As more evidence accumulates that changes in biodiversity can trigger infectious diseases, there is interest in managing for these outbreaks.

First, it is critical to survey potential “emergence hot spots” where land use changes and agricultural intensification reduce diversity and have the potential to trigger endemic wildlife pathogens, potentially causing them to jump to new host species, including livestock and humans. In fact, research shows that almost half of the zoonotic diseases that have emerged since 1940 have occurred in regions where major changes in land use, agriculture, or wildlife hunting practices have occurred (Jones et al. 2008). In addition, taking care to reduce disease transmission of captive wildlife should be a special focus, given the recent evidence that coronavirus SARS-CoV-2 (COVID 19) was transmitted to humans from captive wild animals sold at a market in China.

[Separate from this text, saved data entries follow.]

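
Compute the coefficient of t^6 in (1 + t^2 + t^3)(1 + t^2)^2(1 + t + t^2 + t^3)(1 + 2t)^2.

71

(1 + t^2 + t^3) has coefficients 1,0,1,1 for degrees 0…3.
(1 + t^2)^2 has coefficients 1,0,2,0,1,0,0 for degrees 0…6.
Multiplying by (1 + t + t^2 + t^3) gives running coefficients 1,1,3,3,3,3,1 for degrees 0…6.
Finally multiplying by (1 + 2t)^2, the product of all factors after the first has coefficients 1,5,11,19,27,27,25 for degrees 0…6.
[t^6] = 1·25 + 1·27 + 1·19 = 71.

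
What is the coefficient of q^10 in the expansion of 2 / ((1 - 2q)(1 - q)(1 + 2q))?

The denominator gives the recurrence a_n = a_(n−1) + 4a_(n−2) − 4a_(n−3) for n ≥ 3; the numerator fixes a_0 = 2, a_1 = 2, a_2 = 10.
Iterating: 2, 2, 10, 10, 42, 42, 170, 170, 682, 682, 2730, so a_10 = 2730.

2730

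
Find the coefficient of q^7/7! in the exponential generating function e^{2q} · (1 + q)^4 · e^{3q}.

The EGF product rule gives c_7 = Σ_{k_1+k_2+k_3=7} C(7; k_1,k_2,k_3) · ∏ g_i(k_i), where e^{2q} gives (2)^k; (1+q)^4 gives the falling factorial (4)_k; e^{3q} gives (3)^k.
g_1(k) for k = 0…7: 1, 2, 4, 8, 16, 32, 64, 128.
g_2(k) for k = 0…7: 1, 4, 12, 24, 24, 0, 0, 0.
g_3(k) for k = 0…7: 1, 3, 9, 27, 81, 243, 729, 2187.
First combine the last two factors: h(k) = Σ_j C(k,j)·g_2(j)·g_3(k−j) for k = 0…7: 1, 7, 45, 267, 1473, 7623, 37341, 174555.
c_7 = Σ_k C(7,k)·g_1(k)·h(7−k) = 1·1·174555 + 7·2·37341 + 21·4·7623 + 35·8·1473 + 35·16·267 + 21·32·45 + 7·64·7 + 1·128·1 = 174555 + 522774 + 640332 + 412440 + 149520 + 30240 + 3136 + 128 = 1933125.

1933125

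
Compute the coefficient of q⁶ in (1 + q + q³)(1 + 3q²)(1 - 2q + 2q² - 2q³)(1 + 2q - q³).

-2

(1 + q + q³) has coefficients 1,1,0,1 for degrees 0…3.
(1 + 3q²) has coefficients 1,0,3,0,0,0,0 for degrees 0…6.
Multiplying by (1 - 2q + 2q² - 2q³) gives running coefficients 1,-2,5,-8,6,-6,0 for degrees 0…6.
Finally multiplying by (1 + 2q - q³), the product of all factors after the first has coefficients 1,0,1,1,-8,1,-4 for degrees 0…6.
[q⁶] = 1·(-4) + 1·1 + 1·1 = -2.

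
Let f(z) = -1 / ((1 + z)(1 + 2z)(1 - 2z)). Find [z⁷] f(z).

Partial fractions give a closed form: a_n = (1/3)·(-1)^n + (-1)·(-2)^n + (-1/3)·2^n.
At n = 7: a_7 = 85.

85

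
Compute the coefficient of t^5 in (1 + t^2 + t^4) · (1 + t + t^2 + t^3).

2

(1 + t^2 + t^4) has coefficients 1,0,1,0,1 for degrees 0…4.
(1 + t + t^2 + t^3) has coefficients 1,1,1,1,0,0 for degrees 0…5.
[t^5] = 1·0 + 1·1 + 1·1 = 2.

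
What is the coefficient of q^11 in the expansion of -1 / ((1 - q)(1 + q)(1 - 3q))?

Partial fractions give a closed form: a_n = (1/4)·1^n + (-1/8)·(-1)^n + (-9/8)·3^n.
At n = 11: a_11 = -199290.

-199290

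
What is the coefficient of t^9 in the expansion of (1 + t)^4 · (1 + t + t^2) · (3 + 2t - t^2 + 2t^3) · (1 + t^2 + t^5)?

81

(1 + t)^4 has coefficients 1,4,6,4,1 for degrees 0…4.
(1 + t + t^2) has coefficients 1,1,1,0,0,0,0,0,0,0 for degrees 0…9.
Multiplying by (3 + 2t - t^2 + 2t^3) gives running coefficients 3,5,4,3,1,2,0,0,0,0 for degrees 0…9.
Finally multiplying by (1 + t^2 + t^5), the product of all factors after the first has coefficients 3,5,7,8,5,8,6,6,3,1 for degrees 0…9.
[t^9] = 1·1 + 4·3 + 6·6 + 4·6 + 1·8 = 81.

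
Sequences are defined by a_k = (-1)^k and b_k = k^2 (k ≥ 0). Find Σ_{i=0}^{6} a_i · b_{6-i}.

Write out a_i and b_{6-i} for i = 0,…,6 and sum the products.
Σ = 1·36 − 1·25 + 1·16 − 1·9 + 1·4 − 1·1 + 1·0 = 21.

21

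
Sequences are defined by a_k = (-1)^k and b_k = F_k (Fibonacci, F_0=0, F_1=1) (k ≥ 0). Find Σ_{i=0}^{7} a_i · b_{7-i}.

9

The convolution is the t^7 coefficient of A(t)B(t).
Σ = 1·13 − 1·8 + 1·5 − 1·3 + 1·2 − 1·1 + 1·1 − 1·0 = 9.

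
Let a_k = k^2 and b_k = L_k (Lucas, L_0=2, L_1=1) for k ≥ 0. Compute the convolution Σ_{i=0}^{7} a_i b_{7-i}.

398

The convolution is the x^7 coefficient of A(x)B(x).
Σ = 0·29 + 1·18 + 4·11 + 9·7 + 16·4 + 25·3 + 36·1 + 49·2 = 398.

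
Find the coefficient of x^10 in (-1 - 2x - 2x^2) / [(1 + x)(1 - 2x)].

-1707

The denominator gives the recurrence a_n = a_(n−1) + 2a_(n−2) for n ≥ 3; the numerator fixes a_0 = -1, a_1 = -3, a_2 = -7.
Iterating: -1, -3, -7, -13, -27, -53, -107, -213, -427, -853, -1707, so a_10 = -1707.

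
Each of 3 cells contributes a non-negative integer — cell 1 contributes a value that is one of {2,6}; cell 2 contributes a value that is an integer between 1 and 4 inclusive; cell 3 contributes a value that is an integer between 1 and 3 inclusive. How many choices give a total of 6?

The generating function for the choices is (x^2 + x^6)·(x + x^2 + x^3 + x^4)·(x + x^2 + x^3); the count is [x^6].
(x^2 + x^6) has coefficients 0,0,1,0,0,0,1 for degrees 0…6.
(x + x^2 + x^3 + x^4) has coefficients 0,1,1,1,1,0,0 for degrees 0…6.
Finally multiplying by (x + x^2 + x^3), the product of all factors after the first has coefficients 0,0,1,2,3,3,2 for degrees 0…6.
[x^6] = 1·3 + 1·0 = 3.

3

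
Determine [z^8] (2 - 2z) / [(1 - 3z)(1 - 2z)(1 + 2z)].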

Second, the research also suggests that another 20% of diseases emerging since the 1940s have arisen through the widespread use of antibiotics and the production of resistant strains of microbes. Antibiotics are thought to select for resistant microbes both by eliminating the diversity of nonresistant microbial strains and by eliminating species that suppress those strains. The observation that a more diverse microbiome can suppress strains that are resistant to antibiotics suggests that avoiding the overuse of these pharmaceuticals in medicine and agriculture is critical in preventing emerging diseases.

Finally, managing emerging diseases will involve considering the complex ways that factors such as climate change, invasive species, and pollution interact with biodiversity loss to increase the emergence and transmission of diseases. Despite the many questions that remain, it is clear that managing for biodiversity is a critical component in protecting human populations from potential disease epidemics.